Vendredi 12 juin, l’Association d’aide à domicile en milieu rural (ADMR) de Saint-Chef ""tenait son assemblée générale à Salagnon, au milieu de l’exposition de peinture de l’artiste Mica. La réunion était animée par Claude Sylvain, présidente locale de l’ADMR des Balmes Dauphinoises. On notait la présence de Gilbert Durand, président de la Communauté de communes et maire de Salagnon, de Louis Bally (1er adjoint à Saint-Marcel-Bel-Accueil représentant le maire Aurélien Blanc), d’Arlette Mandron (adjointe à Saint-Chef déléguée aux affaires sociales et à la santé représentant le maire Noël Rolland), de membres du CCAS et de quelques personnels de l’association. Alain Moyne-Bressand, député-maire de Crémieu, est également passé rendre une petite visite aux bénévoles de l’ADMR afin de les encourager dans leur mission de services à la personne.

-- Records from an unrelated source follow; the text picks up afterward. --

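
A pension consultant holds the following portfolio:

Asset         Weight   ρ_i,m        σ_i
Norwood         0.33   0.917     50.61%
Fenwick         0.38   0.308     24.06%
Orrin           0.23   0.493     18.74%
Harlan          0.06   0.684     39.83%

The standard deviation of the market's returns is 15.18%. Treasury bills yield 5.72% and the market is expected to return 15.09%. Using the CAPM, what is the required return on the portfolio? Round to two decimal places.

19.23%

β_Norwood = 0.917 × 50.61% / 15.18% = 3.0573
β_Fenwick = 0.308 × 24.06% / 15.18% = 0.4882
β_Orrin = 0.493 × 18.74% / 15.18% = 0.6086
β_Harlan = 0.684 × 39.83% / 15.18% = 1.7947
β_P = Σ w_i β_i = 0.33×3.0573 + 0.38×0.4882 + 0.23×0.6086 + 0.06×1.7947 = 1.4421
MRP = 15.09% − 5.72% = 9.37%
E(R_P) = R_f + β_P × MRP = 5.72% + 1.4421 × 9.37% = 19.23%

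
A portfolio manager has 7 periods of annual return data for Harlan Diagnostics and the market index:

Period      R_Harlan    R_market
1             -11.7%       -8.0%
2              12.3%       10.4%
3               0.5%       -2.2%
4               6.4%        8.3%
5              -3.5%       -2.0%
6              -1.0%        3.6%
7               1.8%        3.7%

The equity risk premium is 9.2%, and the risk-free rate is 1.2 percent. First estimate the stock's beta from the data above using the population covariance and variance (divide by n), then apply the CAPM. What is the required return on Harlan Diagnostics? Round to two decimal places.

11.32%

Mean R_i = (-11.7 + 12.3 + 0.5 + 6.4 − 3.5 − 1.0 + 1.8) / 7 = 0.6857%
Mean R_m = (-8.0 + 10.4 − 2.2 + 8.3 − 2.0 + 3.6 + 3.7) / 7 = 1.9714%
Σ(R_i − R̄_i)(R_m − R̄_m) = 274.1371  ⇒  Cov = 274.1371 / 7 = 39.1624
Σ(R_m − R̄_m)² = 249.3343  ⇒  Var(R_m) = 249.3343 / 7 = 35.6192
β = Cov / Var(R_m) = 39.1624 / 35.6192 = 1.0995
E(R) = R_f + β × MRP = 1.2% + 1.0995 × 9.2% = 11.32%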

Le maintien à domicile constitue une priorité pour bien des aînés, soucieux de conserver leurs repères, surtout lorsque l’autonomie se réduit. C’est aussi un objectif pour les financeurs de la “dépendance”, le nombre de places en établissement étant limité même si beaucoup a été fait ces dernières années. La présidente rappelait ainsi que dans nos campagnes, l’association qui symbolise le maintien à domicile des personnes âgées est bien l’ADMR.
L’association intervient sur les communes de Montcarra, Saint-Chef, Saint-Hilaire-de-Brens, Saint-Marcel-Bel-Accueil, Salagnon, Trept, Vénérieu et Vignieu. Le bilan de l’année 2014 est satisfaisant. Malgré le vieillissement de la population et les contraintes financières, l’ADMR des Balmes Dauphinoises a relevé le défi puisqu’elle affiche un bilan positif de 2 594 euros. La présidente Claude Sylvain était pleinement satisfaite de ce résultat. Elle indiquait : «C’est ma troisième assemblée générale en tant que présidente et j’en profite pour vous renouveler mes remerciements, puisque l’année dernière, à la même époque, vous avez bien voulu m’accorder de nouveau votre confiance. Je savais que le travail à accomplir serait ardu car nous devions retrouver une certaine autonomie financière. C’est chose faite. La marge de manœuvre est faible, mais nous allons tenir le cap.» En quelques chiffres, l’ADMR des Balmes Dauphinoises intervient auprès de 108 bénéficiaires. Elle compte 23 salariées et six bénévoles.

2014, une belle année
""Autre bonne nouvelle, l’ADMR des Balmes Dauphinoises a obtenu la “Certification AFNOR” en 2014. La présidente expliquait : «Etre dans une démarche qualité, c’est s’interroger sur ses pratiques, les écrire, les partager, les mettre en application, vérifier leur mise en œuvre et les faire évoluer, avec toujours pour but final d’améliorer le service rendu au client et donc sa satisfaction. Sa-chez que ce label est le fruit d’une démarche active et volontaire qui reconnaît l’engagement et le professionnalisme des équipes. Nous en sommes très fiers. L’année 2014 aura été une grande année puisqu’en parallèle, nous nous sommes pleinement intégrés au territoire en modifiant notre appellation, l’ADMR de Saint-Chef devenant l’ADMR des Balmes Dauphinoises.»
Claude Sylvain en profitait également pour rappeler qu’à ce jour, seules les communes de Salagnon, Saint-Chef et Saint-Marcel-Bel-Accueil soutiennent l’association. Elle détaillait : «Deux le font financièrement par l’intermédiaire d’une subvention, tandis que la commune de Saint-Chef met un gracieusement un local à notre disposition. Elle prend aussi à sa charge l’eau et l’électricité. Encore une fois, je remercie les élus. Je n’oublierai pas de citer le Conseil Départemental, qui nous a alloués une subvention de 400 euros en 2014. Très prochainement, nous allons nous rapprocher des nouveaux élus afin de leur présenter notre association, nos projets et nos besoins.»
La vice-présidente, Solange Bouvier, commentait ensuite le rapport financier de l’année écoulée. C’est ensuite Nicole Baillaud qui donnait lecture du rapport d’activités du “Service Famille”. Pour cette année 2015, l’ADMR des Balmes Dauphinoises a l’ambition de recruter des bénévoles supplémentaires. Le défi est ambitieux lorsque l’on sait que de nos jours, le bénévolat s’essouffle un peu. A l’issue de la réunion, les discussions se poursuivaient à bâtons rompus.